Outro bom exemplo: em princípio, conforme afirmado acima, a Lei Maria da Penha pressupõe a existência de vulnerabilidade do gênero feminino, por tal razão se destina a proteger as mulheres. Exige ainda essa lei que a violência se dê no âmbito da unidade doméstica ou familiar, que tenham agressor e vítima alguma relação de afeto (não se exige vínculo familiar e se admite relacionamento esporádico). Então, em regra, essa lei tem como objetivo a proteção de namoradas, esposas, companheiras e filhas dos seus respectivos namorados, maridos, companheiros e pais. Pode parecer afastada, em tese, a aplicação da lei para ocorrências entre vizinhos. No entanto, decisão judicial em decorrência de briga entre vizinhas conferiu medidas protetivas com base na Lei Maria da Penha à idosa de 81 anos e seus familiares[2], determinando que a agressora se abstivesse de adentrar à casa da vítima, dela se aproximar, conversar com ela ou com sua família, tudo por conta de discussões, xingamentos, ameaças e agressões motivadas pela poda de uma árvore cujos galhos sujavam o quintal da agressora.
“(…) O Ministério Público opinou favoravelmente à concessão das medidas requeridas às fls. 37/38. Há relatos de reiteradas agressões verbais e físicas a pessoa vulnerável (81 anos), além de ameaças graves à integridade física e à própria vida da suplicante. Assim, diante dos elementos contidos no presente, DEFIRO A CONCESSÃO DAS MEDIDAS PRETENDIDAS PELA REQUERENTE e com fulcro no artigo 22 da Lei Maria da Penha, determino: a) Proibição da requerida de acesso ou frequência à residência e locais de trabalho da suposta ofendida (ateliê/galeria e locais em que a autora possa promover vernissages), nos termos do artigo 319, II do CPP; b) Proibição de aproximação junto à suposta ofendida. Deixo de impor distância em metragem específica, conquanto vizinhas, mas estipulo distância na qual não seja possível qualquer contato físico; c) Proibição da requerida de ter contato com a requerente e seus familiares por qualquer meio de comunicação; d) Proibição da agressora de contatar a agredida por qualquer meio de comunicação (artigo 319, III do CPP). Intimem-se as partes envolvidas, ficando consignado que o descumprimento da ordem poderá ensejar crime de desobediência e prisão preventiva.”

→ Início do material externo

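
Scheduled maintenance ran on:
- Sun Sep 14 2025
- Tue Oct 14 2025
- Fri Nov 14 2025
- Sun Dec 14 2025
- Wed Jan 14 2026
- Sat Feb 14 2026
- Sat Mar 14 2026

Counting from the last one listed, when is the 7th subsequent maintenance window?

Each date is the 14th; the gaps (30, 31, 30, 31, 31, 28) track the month lengths.
The rule is the 14th of each month.
Next: April 2026 → Tue Apr 14 2026.
May 2026: Thu May 14 2026.
June 2026: Sun Jun 14 2026.
Next: July 2026 → Tue Jul 14 2026.
Next: August 2026 → Fri Aug 14 2026.
Next: September 2026 → Mon Sep 14 2026.
October 2026: Wed Oct 14 2026.

Wed Oct 14 2026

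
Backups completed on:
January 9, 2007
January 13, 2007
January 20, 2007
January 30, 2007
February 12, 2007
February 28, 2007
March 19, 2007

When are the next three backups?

April 10, 2007; May 5, 2007; June 2, 2007

Gaps: 4, 7, 10, 13, 16, 19 days — each gap is 3 larger than the previous one.
Next gap: 22 days. March 19, 2007 + 22 days = April 10, 2007.
Next gap: 25 days. April 10, 2007 + 25 days = May 5, 2007.
Next gap: 28 days. May 5, 2007 + 28 days = June 2, 2007.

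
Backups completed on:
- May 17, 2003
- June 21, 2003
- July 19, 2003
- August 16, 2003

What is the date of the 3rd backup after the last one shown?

All dates are Saturdays, 35, 28, 28 days apart.
Specifically, the 3rd Saturday of each month.
3rd Saturday of September 2003: September 20, 2003.
October 2003 — 3rd Saturday is October 18, 2003.
3rd Saturday of November 2003: November 15, 2003.

November 15, 2003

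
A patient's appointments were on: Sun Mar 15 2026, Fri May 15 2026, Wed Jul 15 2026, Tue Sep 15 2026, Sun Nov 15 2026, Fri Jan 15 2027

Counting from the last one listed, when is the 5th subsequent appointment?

Mon Nov 15 2027

The day-of-month is always 15 (61, 61, 62, 61, 61 days between events).
So this recurs on the 15th of every 2 months.
Next: March 2027 → Mon Mar 15 2027.
Next: May 2027 → Sat May 15 2027.
Next: July 2027 → Thu Jul 15 2027.
Next: September 2027 → Wed Sep 15 2027.
Next: November 2027 → Mon Nov 15 2027.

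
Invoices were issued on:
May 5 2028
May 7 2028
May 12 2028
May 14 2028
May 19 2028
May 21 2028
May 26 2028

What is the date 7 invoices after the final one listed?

Jun 18 2028

The gap pattern 2, 5, 2, 5, 2, 5 repeats every 2 events.
These are the Fridays and Sundays of each week.
The following Sunday is May 28 2028.
Next Friday: Jun 2 2028.
The following Sunday is Jun 4 2028.
The following Friday is Jun 9 2028.
Next Sunday: Jun 11 2028.
The following Friday is Jun 16 2028.
The following Sunday is Jun 18 2028.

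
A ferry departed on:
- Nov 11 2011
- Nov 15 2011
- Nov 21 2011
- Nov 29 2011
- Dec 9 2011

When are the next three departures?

Dec 21 2011, Jan 4 2012, Jan 20 2012

Gaps: 4, 6, 8, 10 days — each gap is 2 larger than the previous one.
Next gap: 12 days. Dec 9 2011 + 12 days = Dec 21 2011.
Next gap: 14 days. Dec 21 2011 + 14 days = Jan 4 2012.
Next gap: 16 days. Jan 4 2012 + 16 days = Jan 20 2012.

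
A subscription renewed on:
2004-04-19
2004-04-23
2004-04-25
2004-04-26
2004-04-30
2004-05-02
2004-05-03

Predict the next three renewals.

Gaps: 4, 2, 1, 4, 2, 1 days — not constant, but cyclic with period 3.
The events fall on every Monday, Friday and Sunday.
Next Friday: 2004-05-07.
The following Sunday is 2004-05-09.
The following Monday is 2004-05-10.

2004-05-07, 2004-05-09, 2004-05-10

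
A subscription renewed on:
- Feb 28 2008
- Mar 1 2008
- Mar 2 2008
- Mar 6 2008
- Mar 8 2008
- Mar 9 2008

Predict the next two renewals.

Every event lands on a Thursday or Saturday or Sunday (gaps cycle 2, 1, 4, 2, 1).
So the schedule is: every Thursday, Saturday and Sunday.
The following Thursday is Mar 13 2008.
The following Saturday is Mar 15 2008.

Mar 13 2008, Mar 15 2008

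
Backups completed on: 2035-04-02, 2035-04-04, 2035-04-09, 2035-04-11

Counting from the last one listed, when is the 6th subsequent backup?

2035-05-02

Gaps: 2, 5, 2 days — not constant, but cyclic with period 2.
The events fall on every Monday and Wednesday.
Next Monday: 2035-04-16.
Next Wednesday: 2035-04-18.
The following Monday is 2035-04-23.
Next Wednesday: 2035-04-25.
The following Monday is 2035-04-30.
The following Wednesday is 2035-05-02.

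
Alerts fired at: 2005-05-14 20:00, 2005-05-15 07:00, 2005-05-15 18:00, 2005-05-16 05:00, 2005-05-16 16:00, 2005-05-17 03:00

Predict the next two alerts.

2005-05-17 14:00, 2005-05-18 01:00

Gaps: 11, 11, 11, 11, 11 hours — each event is 11 hours after the previous one.
2005-05-17 03:00 + 11 h = 2005-05-17 14:00.
2005-05-17 14:00 + 11 h = 2005-05-18 01:00.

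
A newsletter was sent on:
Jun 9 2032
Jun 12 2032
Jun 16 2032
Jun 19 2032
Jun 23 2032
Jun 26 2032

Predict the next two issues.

The gap pattern 3, 4, 3, 4, 3 repeats every 2 events.
These are the Wednesdays and Saturdays of each week.
Next Wednesday: Jun 30 2032.
Next Saturday: Jul 3 2032.

Jun 30 2032, Jul 3 2032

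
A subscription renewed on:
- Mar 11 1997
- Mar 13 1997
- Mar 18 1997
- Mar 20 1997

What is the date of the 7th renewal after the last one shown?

Apr 15 1997

The gap pattern 2, 5, 2 repeats every 2 events.
These are the Tuesdays and Thursdays of each week.
Next Tuesday: Mar 25 1997.
The following Thursday is Mar 27 1997.
The following Tuesday is Apr 1 1997.
The following Thursday is Apr 3 1997.
The following Tuesday is Apr 8 1997.
The following Thursday is Apr 10 1997.
The following Tuesday is Apr 15 1997.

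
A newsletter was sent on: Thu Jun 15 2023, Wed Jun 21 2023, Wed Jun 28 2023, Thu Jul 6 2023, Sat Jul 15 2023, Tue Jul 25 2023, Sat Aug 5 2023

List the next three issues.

The spacing grows by 1 each time: 6, 7, 8, 9, 10, 11 days.
Next gap: 12 days. Sat Aug 5 2023 + 12 days = Thu Aug 17 2023.
Next gap: 13 days. Thu Aug 17 2023 + 13 days = Wed Aug 30 2023.
Next gap: 14 days. Wed Aug 30 2023 + 14 days = Wed Sep 13 2023.

Thu Aug 17 2023, Wed Aug 30 2023, Wed Sep 13 2023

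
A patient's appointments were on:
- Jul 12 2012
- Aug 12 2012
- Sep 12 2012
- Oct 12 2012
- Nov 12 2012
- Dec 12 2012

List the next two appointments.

Each date is the 12th; the gaps (31, 31, 30, 31, 30) track the month lengths.
The rule is the 12th of each month.
Next: January 2013 → Jan 12 2013.
Next: February 2013 → Feb 12 2013.

Jan 12 2013, Feb 12 2013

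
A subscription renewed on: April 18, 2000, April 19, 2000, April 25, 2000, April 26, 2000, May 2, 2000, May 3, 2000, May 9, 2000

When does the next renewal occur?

May 10, 2000

The gap pattern 1, 6, 1, 6, 1, 6 repeats every 2 events.
These are the Tuesdays and Wednesdays of each week.
Next Wednesday: May 10, 2000.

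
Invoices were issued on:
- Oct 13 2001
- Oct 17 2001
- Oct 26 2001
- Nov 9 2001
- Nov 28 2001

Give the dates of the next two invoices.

Intervals are 4, 9, 14, 19 days — an arithmetic progression with common difference 5.
Next gap: 24 days. Nov 28 2001 + 24 days = Dec 22 2001.
Next gap: 29 days. Dec 22 2001 + 29 days = Jan 20 2002.

Dec 22 2001, Jan 20 2002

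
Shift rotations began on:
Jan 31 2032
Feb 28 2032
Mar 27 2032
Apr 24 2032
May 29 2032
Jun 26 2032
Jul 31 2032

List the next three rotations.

Aug 28 2032, Sep 25 2032, Oct 30 2032

Every date is a Saturday; gaps 28, 28, 28, 35, 28, 35 days.
Each is the last Saturday of its month (at least one falls on the 29th or later, ruling out '4th Saturday').
August 2032 ends with Saturday Aug 28 2032.
Last Saturday of September 2032: Sep 25 2032.
Last Saturday of October 2032: Oct 30 2032.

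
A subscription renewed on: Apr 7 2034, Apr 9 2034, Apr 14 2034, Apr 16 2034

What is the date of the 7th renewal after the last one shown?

Gaps: 2, 5, 2 days — not constant, but cyclic with period 2.
The events fall on every Friday and Sunday.
Next Friday: Apr 21 2034.
The following Sunday is Apr 23 2034.
Next Friday: Apr 28 2034.
Next Sunday: Apr 30 2034.
The following Friday is May 5 2034.
Next Sunday: May 7 2034.
The following Friday is May 12 2034.

May 12 2034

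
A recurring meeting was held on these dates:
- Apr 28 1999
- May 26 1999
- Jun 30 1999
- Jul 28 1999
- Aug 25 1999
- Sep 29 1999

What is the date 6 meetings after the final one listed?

Mar 29 2000

Every date is a Wednesday; gaps 28, 35, 28, 28, 35 days.
Each is the last Wednesday of its month (at least one falls on the 29th or later, ruling out '4th Wednesday').
October 1999 ends with Wednesday Oct 27 1999.
November 1999 ends with Wednesday Nov 24 1999.
Last Wednesday of December 1999: Dec 29 1999.
January 2000 ends with Wednesday Jan 26 2000.
Last Wednesday of February 2000: Feb 23 2000.
Last Wednesday of March 2000: Mar 29 2000.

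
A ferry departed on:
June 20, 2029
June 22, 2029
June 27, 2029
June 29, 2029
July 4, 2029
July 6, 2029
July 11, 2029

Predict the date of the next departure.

July 13, 2029

Every event lands on a Wednesday or Friday (gaps cycle 2, 5, 2, 5, 2, 5).
So the schedule is: every Wednesday and Friday.
The following Friday is July 13, 2029.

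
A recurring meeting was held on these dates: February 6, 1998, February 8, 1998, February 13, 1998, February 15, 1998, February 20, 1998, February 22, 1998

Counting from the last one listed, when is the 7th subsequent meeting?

March 20, 1998

Gaps: 2, 5, 2, 5, 2 days — not constant, but cyclic with period 2.
The events fall on every Friday and Sunday.
Next Friday: February 27, 1998.
The following Sunday is March 1, 1998.
Next Friday: March 6, 1998.
Next Sunday: March 8, 1998.
The following Friday is March 13, 1998.
The following Sunday is March 15, 1998.
Next Friday: March 20, 1998.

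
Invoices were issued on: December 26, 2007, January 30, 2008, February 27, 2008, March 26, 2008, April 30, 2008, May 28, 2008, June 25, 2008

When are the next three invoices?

July 30, 2008; August 27, 2008; September 24, 2008

These are Wednesdays with 35, 28, 28, 35, 28, 28-day gaps.
Each is the final Wednesday of its month — January 30, 2008 is past the 28th, so '4th Wednesday' doesn't fit.
July 2008 ends with Wednesday July 30, 2008.
August 2008 ends with Wednesday August 27, 2008.
Last Wednesday of September 2008: September 24, 2008.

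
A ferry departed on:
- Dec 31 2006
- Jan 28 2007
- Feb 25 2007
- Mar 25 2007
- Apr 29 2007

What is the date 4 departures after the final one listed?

All Sundays; the gaps (28, 28, 28, 35) vary with month length.
This is the last Sunday of each month.
May 2007 ends with Sunday May 27 2007.
June 2007 ends with Sunday Jun 24 2007.
Last Sunday of July 2007: Jul 29 2007.
August 2007 ends with Sunday Aug 26 2007.

Aug 26 2007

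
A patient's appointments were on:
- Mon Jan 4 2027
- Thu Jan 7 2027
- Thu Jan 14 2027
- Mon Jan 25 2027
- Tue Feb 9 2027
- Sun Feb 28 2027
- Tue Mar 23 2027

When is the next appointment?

Mon Apr 19 2027

Gaps: 3, 7, 11, 15, 19, 23 days — each gap is 4 larger than the previous one.
Next gap: 27 days. Tue Mar 23 2027 + 27 days = Mon Apr 19 2027.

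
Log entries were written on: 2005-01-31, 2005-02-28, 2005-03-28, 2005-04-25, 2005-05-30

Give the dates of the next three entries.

2005-06-27, 2005-07-25, 2005-08-29

These are Mondays with 28, 28, 28, 35-day gaps.
Each is the final Monday of its month — 2005-01-31 is past the 28th, so '4th Monday' doesn't fit.
June 2005 ends with Monday 2005-06-27.
Last Monday of July 2005: 2005-07-25.
Last Monday of August 2005: 2005-08-29.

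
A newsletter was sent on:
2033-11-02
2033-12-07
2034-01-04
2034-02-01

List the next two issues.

Gaps: 35, 28, 28 days — a mix of 28 and 35. Every date is a Wednesday.
Each is the 1st Wednesday of its month.
1st Wednesday of March 2034: 2034-03-01.
1st Wednesday of April 2034: 2034-04-05.

2034-03-01, 2034-04-05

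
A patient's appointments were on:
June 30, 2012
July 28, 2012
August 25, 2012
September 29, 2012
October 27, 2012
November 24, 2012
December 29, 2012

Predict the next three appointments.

All Saturdays; the gaps (28, 28, 35, 28, 28, 35) vary with month length.
This is the last Saturday of each month.
January 2013 ends with Saturday January 26, 2013.
February 2013 ends with Saturday February 23, 2013.
Last Saturday of March 2013: March 30, 2013.

January 26, 2013; February 23, 2013; March 30, 2013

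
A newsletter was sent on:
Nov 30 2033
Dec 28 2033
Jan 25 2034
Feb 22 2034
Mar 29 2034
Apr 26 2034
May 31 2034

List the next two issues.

Every date is a Wednesday; gaps 28, 28, 28, 35, 28, 35 days.
Each is the last Wednesday of its month (at least one falls on the 29th or later, ruling out '4th Wednesday').
Last Wednesday of June 2034: Jun 28 2034.
Last Wednesday of July 2034: Jul 26 2034.

Jun 28 2034, Jul 26 2034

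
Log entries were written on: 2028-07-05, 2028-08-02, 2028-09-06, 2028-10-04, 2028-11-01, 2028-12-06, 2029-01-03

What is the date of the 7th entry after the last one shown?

2029-08-01

These are Wednesdays at 28- or 35-day spacing (28, 35, 28, 28, 35, 28).
The pattern: 1st Wednesday of the month.
February 2029 — 1st Wednesday is 2029-02-07.
March 2029 — 1st Wednesday is 2029-03-07.
1st Wednesday of April 2029: 2029-04-04.
1st Wednesday of May 2029: 2029-05-02.
1st Wednesday of June 2029: 2029-06-06.
1st Wednesday of July 2029: 2029-07-04.
August 2029 — 1st Wednesday is 2029-08-01.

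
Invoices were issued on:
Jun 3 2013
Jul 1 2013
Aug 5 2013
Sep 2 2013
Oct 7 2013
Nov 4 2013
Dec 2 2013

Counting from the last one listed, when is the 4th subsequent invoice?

These are Mondays at 28- or 35-day spacing (28, 35, 28, 35, 28, 28).
The pattern: 1st Monday of the month.
1st Monday of January 2014: Jan 6 2014.
1st Monday of February 2014: Feb 3 2014.
1st Monday of March 2014: Mar 3 2014.
1st Monday of April 2014: Apr 7 2014.

Apr 7 2014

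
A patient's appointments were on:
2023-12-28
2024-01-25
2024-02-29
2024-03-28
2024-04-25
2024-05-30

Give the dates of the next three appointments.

2024-06-27, 2024-07-25, 2024-08-29

All Thursdays; the gaps (28, 35, 28, 28, 35) vary with month length.
This is the last Thursday of each month.
Last Thursday of June 2024: 2024-06-27.
Last Thursday of July 2024: 2024-07-25.
August 2024 ends with Thursday 2024-08-29.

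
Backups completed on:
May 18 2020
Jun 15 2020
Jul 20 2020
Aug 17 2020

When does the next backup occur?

Sep 21 2020

These are Mondays at 28- or 35-day spacing (28, 35, 28).
The pattern: 3rd Monday of the month.
3rd Monday of September 2020: Sep 21 2020.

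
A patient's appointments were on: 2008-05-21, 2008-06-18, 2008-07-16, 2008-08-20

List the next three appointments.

These are Wednesdays at 28- or 35-day spacing (28, 28, 35).
The pattern: 3rd Wednesday of the month.
3rd Wednesday of September 2008: 2008-09-17.
October 2008 — 3rd Wednesday is 2008-10-15.
3rd Wednesday of November 2008: 2008-11-19.

2008-09-17, 2008-10-15, 2008-11-19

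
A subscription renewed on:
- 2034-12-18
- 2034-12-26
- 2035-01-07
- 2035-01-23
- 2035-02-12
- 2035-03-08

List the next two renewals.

2035-04-05, 2035-05-07

Gaps: 8, 12, 16, 20, 24 days — each gap is 4 larger than the previous one.
Next gap: 28 days. 2035-03-08 + 28 days = 2035-04-05.
Next gap: 32 days. 2035-04-05 + 32 days = 2035-05-07.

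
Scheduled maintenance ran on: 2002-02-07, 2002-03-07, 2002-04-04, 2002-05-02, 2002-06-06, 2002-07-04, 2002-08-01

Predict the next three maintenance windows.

2002-09-05, 2002-10-03, 2002-11-07

All dates are Thursdays, 28, 28, 28, 35, 28, 28 days apart.
Specifically, the 1st Thursday of each month.
1st Thursday of September 2002: 2002-09-05.
October 2002 — 1st Thursday is 2002-10-03.
November 2002 — 1st Thursday is 2002-11-07.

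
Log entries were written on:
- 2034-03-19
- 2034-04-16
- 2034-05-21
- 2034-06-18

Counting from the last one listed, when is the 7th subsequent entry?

2035-01-21

Gaps: 28, 35, 28 days — a mix of 28 and 35. Every date is a Sunday.
Each is the 3rd Sunday of its month.
3rd Sunday of July 2034: 2034-07-16.
August 2034 — 3rd Sunday is 2034-08-20.
3rd Sunday of September 2034: 2034-09-17.
3rd Sunday of October 2034: 2034-10-15.
3rd Sunday of November 2034: 2034-11-19.
December 2034 — 3rd Sunday is 2034-12-17.
3rd Sunday of January 2035: 2035-01-21.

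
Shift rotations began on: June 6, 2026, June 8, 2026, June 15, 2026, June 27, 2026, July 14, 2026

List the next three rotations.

August 5, 2026; September 1, 2026; October 3, 2026

Gaps: 2, 7, 12, 17 days — each gap is 5 larger than the previous one.
Next gap: 22 days. July 14, 2026 + 22 days = August 5, 2026.
Next gap: 27 days. August 5, 2026 + 27 days = September 1, 2026.
Next gap: 32 days. September 1, 2026 + 32 days = October 3, 2026.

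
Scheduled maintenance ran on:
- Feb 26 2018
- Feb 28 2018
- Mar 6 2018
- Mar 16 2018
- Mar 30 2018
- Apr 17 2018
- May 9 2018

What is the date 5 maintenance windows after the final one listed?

The spacing grows by 4 each time: 2, 6, 10, 14, 18, 22 days.
Next gap: 26 days. May 9 2018 + 26 days = Jun 4 2018.
Next gap: 30 days. Jun 4 2018 + 30 days = Jul 4 2018.
Next gap: 34 days. Jul 4 2018 + 34 days = Aug 7 2018.
Next gap: 38 days. Aug 7 2018 + 38 days = Sep 14 2018.
Next gap: 42 days. Sep 14 2018 + 42 days = Oct 26 2018.

Oct 26 2018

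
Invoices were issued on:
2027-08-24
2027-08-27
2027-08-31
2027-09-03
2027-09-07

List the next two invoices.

Gaps: 3, 4, 3, 4 days — not constant, but cyclic with period 2.
The events fall on every Tuesday and Friday.
The following Friday is 2027-09-10.
The following Tuesday is 2027-09-14.

2027-09-10, 2027-09-14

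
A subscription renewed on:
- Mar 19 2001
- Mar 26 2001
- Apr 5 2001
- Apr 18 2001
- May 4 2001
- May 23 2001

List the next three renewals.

The spacing grows by 3 each time: 7, 10, 13, 16, 19 days.
Next gap: 22 days. May 23 2001 + 22 days = Jun 14 2001.
Next gap: 25 days. Jun 14 2001 + 25 days = Jul 9 2001.
Next gap: 28 days. Jul 9 2001 + 28 days = Aug 6 2001.

Jun 14 2001, Jul 9 2001, Aug 6 2001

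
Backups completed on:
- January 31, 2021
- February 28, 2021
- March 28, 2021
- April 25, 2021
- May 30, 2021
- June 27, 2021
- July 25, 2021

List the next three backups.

These are Sundays with 28, 28, 28, 35, 28, 28-day gaps.
Each is the final Sunday of its month — January 31, 2021 is past the 28th, so '4th Sunday' doesn't fit.
August 2021 ends with Sunday August 29, 2021.
September 2021 ends with Sunday September 26, 2021.
October 2021 ends with Sunday October 31, 2021.

August 29, 2021; September 26, 2021; October 31, 2021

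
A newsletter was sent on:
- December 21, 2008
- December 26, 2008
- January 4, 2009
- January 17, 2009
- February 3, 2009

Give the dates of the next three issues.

Gaps: 5, 9, 13, 17 days — each gap is 4 larger than the previous one.
Next gap: 21 days. February 3, 2009 + 21 days = February 24, 2009.
Next gap: 25 days. February 24, 2009 + 25 days = March 21, 2009.
Next gap: 29 days. March 21, 2009 + 29 days = April 19, 2009.

February 24, 2009; March 21, 2009; April 19, 2009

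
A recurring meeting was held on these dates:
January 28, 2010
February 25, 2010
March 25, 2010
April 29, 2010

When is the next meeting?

May 27, 2010

These are Thursdays with 28, 28, 35-day gaps.
Each is the final Thursday of its month — April 29, 2010 is past the 28th, so '4th Thursday' doesn't fit.
May 2010 ends with Thursday May 27, 2010.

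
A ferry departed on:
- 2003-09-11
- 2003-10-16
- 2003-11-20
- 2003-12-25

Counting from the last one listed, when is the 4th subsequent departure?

2004-05-13

Gaps between consecutive events: 35, 35, 35 days — a constant 35-day interval.
2003-12-25 + 35 days = 2004-01-29.
2004-01-29 + 35 days = 2004-03-04.
2004-03-04 + 35 days = 2004-04-08.
2004-04-08 + 35 days = 2004-05-13.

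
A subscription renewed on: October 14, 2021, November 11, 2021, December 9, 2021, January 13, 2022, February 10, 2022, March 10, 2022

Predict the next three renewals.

April 14, 2022; May 12, 2022; June 9, 2022

All dates are Thursdays, 28, 28, 35, 28, 28 days apart.
Specifically, the 2nd Thursday of each month.
2nd Thursday of April 2022: April 14, 2022.
2nd Thursday of May 2022: May 12, 2022.
June 2022 — 2nd Thursday is June 9, 2022.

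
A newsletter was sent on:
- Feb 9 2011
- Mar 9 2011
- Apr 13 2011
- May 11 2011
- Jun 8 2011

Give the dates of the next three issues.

Jul 13 2011, Aug 10 2011, Sep 14 2011

Gaps: 28, 35, 28, 28 days — a mix of 28 and 35. Every date is a Wednesday.
Each is the 2nd Wednesday of its month.
2nd Wednesday of July 2011: Jul 13 2011.
August 2011 — 2nd Wednesday is Aug 10 2011.
2nd Wednesday of September 2011: Sep 14 2011.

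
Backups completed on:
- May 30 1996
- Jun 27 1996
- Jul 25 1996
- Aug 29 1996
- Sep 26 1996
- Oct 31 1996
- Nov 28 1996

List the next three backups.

All Thursdays; the gaps (28, 28, 35, 28, 35, 28) vary with month length.
This is the last Thursday of each month.
December 1996 ends with Thursday Dec 26 1996.
January 1997 ends with Thursday Jan 30 1997.
February 1997 ends with Thursday Feb 27 1997.

Dec 26 1996, Jan 30 1997, Feb 27 1997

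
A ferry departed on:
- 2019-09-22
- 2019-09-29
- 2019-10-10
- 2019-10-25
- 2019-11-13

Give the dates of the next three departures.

Intervals are 7, 11, 15, 19 days — an arithmetic progression with common difference 4.
Next gap: 23 days. 2019-11-13 + 23 days = 2019-12-06.
Next gap: 27 days. 2019-12-06 + 27 days = 2020-01-02.
Next gap: 31 days. 2020-01-02 + 31 days = 2020-02-02.

2019-12-06, 2020-01-02, 2020-02-02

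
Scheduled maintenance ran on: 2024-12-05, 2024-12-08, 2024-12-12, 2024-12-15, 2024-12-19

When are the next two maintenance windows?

The gap pattern 3, 4, 3, 4 repeats every 2 events.
These are the Thursdays and Sundays of each week.
The following Sunday is 2024-12-22.
Next Thursday: 2024-12-26.

2024-12-22, 2024-12-26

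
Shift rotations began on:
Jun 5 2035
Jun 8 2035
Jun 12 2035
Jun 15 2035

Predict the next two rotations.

The gap pattern 3, 4, 3 repeats every 2 events.
These are the Tuesdays and Fridays of each week.
Next Tuesday: Jun 19 2035.
Next Friday: Jun 22 2035.

Jun 19 2035, Jun 22 2035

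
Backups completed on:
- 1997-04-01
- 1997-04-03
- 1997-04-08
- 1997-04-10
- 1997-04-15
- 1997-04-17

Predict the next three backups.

The gap pattern 2, 5, 2, 5, 2 repeats every 2 events.
These are the Tuesdays and Thursdays of each week.
The following Tuesday is 1997-04-22.
Next Thursday: 1997-04-24.
The following Tuesday is 1997-04-29.

1997-04-22, 1997-04-24, 1997-04-29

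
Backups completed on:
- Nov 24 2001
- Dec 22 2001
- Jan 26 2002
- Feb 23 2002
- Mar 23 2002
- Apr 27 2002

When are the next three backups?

May 25 2002, Jun 22 2002, Jul 27 2002

These are Saturdays at 28- or 35-day spacing (28, 35, 28, 28, 35).
The pattern: 4th Saturday of the month.
4th Saturday of May 2002: May 25 2002.
4th Saturday of June 2002: Jun 22 2002.
July 2002 — 4th Saturday is Jul 27 2002.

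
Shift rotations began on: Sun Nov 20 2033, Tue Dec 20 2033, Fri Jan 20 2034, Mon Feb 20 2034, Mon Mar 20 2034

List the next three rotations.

Thu Apr 20 2034, Sat May 20 2034, Tue Jun 20 2034

The day-of-month is always 20 (30, 31, 31, 28 days between events).
So this recurs on the 20th of each month.
Next: April 2034 → Thu Apr 20 2034.
Next: May 2034 → Sat May 20 2034.
Next: June 2034 → Tue Jun 20 2034.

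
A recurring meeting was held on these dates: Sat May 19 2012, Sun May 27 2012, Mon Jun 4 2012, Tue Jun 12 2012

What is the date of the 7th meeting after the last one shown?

Tue Aug 7 2012

The spacing is 8, 8, 8 days — always 8 days.
Tue Jun 12 2012 + 8 days = Wed Jun 20 2012.
Wed Jun 20 2012 + 8 days = Thu Jun 28 2012.
Thu Jun 28 2012 + 8 days = Fri Jul 6 2012.
Fri Jul 6 2012 + 8 days = Sat Jul 14 2012.
Sat Jul 14 2012 + 8 days = Sun Jul 22 2012.
Sun Jul 22 2012 + 8 days = Mon Jul 30 2012.
Mon Jul 30 2012 + 8 days = Tue Aug 7 2012.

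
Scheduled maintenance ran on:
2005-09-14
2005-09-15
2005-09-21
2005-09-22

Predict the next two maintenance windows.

2005-09-28, 2005-09-29

Gaps: 1, 6, 1 days — not constant, but cyclic with period 2.
The events fall on every Wednesday and Thursday.
The following Wednesday is 2005-09-28.
Next Thursday: 2005-09-29.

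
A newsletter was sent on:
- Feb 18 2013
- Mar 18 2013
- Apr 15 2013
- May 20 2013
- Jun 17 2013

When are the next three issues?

Jul 15 2013, Aug 19 2013, Sep 16 2013

Gaps: 28, 28, 35, 28 days — a mix of 28 and 35. Every date is a Monday.
Each is the 3rd Monday of its month.
3rd Monday of July 2013: Jul 15 2013.
August 2013 — 3rd Monday is Aug 19 2013.
3rd Monday of September 2013: Sep 16 2013.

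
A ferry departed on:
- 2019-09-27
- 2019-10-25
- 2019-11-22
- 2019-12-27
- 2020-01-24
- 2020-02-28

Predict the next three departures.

These are Fridays at 28- or 35-day spacing (28, 28, 35, 28, 35).
The pattern: 4th Friday of the month.
4th Friday of March 2020: 2020-03-27.
April 2020 — 4th Friday is 2020-04-24.
May 2020 — 4th Friday is 2020-05-22.

2020-03-27, 2020-04-24, 2020-05-22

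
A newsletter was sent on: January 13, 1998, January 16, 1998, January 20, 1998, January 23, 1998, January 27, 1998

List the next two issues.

January 30, 1998; February 3, 1998

Gaps: 3, 4, 3, 4 days — not constant, but cyclic with period 2.
The events fall on every Tuesday and Friday.
Next Friday: January 30, 1998.
The following Tuesday is February 3, 1998.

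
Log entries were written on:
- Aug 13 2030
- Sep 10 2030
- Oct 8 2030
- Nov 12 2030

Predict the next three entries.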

Da leitura dos exemplos acima, não restam dúvidas de que muito embora a Lei Maria da Penha não seja, originariamente, destinada à solução de conflitos de vizinhança, nada impede que tenha alguns dos seus dispositivos aplicados em casos de brigas entre vizinhos, excepcionalmente ainda que para amparar vítima que não seja mulher. Nesse sentido vem decidindo o Poder Judiciário.
Por fim, independentemente da Lei Maria da Penha, por certo que os bons advogados têm conhecimento de que no nosso Ordenamento Jurídico existem dispositivos legais aptos a conferir segurança e embasar pedidos que podem obter, com urgência, decisões judiciais capazes de afastar a presença de moradores que indubitavelmente apresentem risco aos demais condôminos, primando pela paz da coletividade e integridade física daqueles que vivem em condomínio.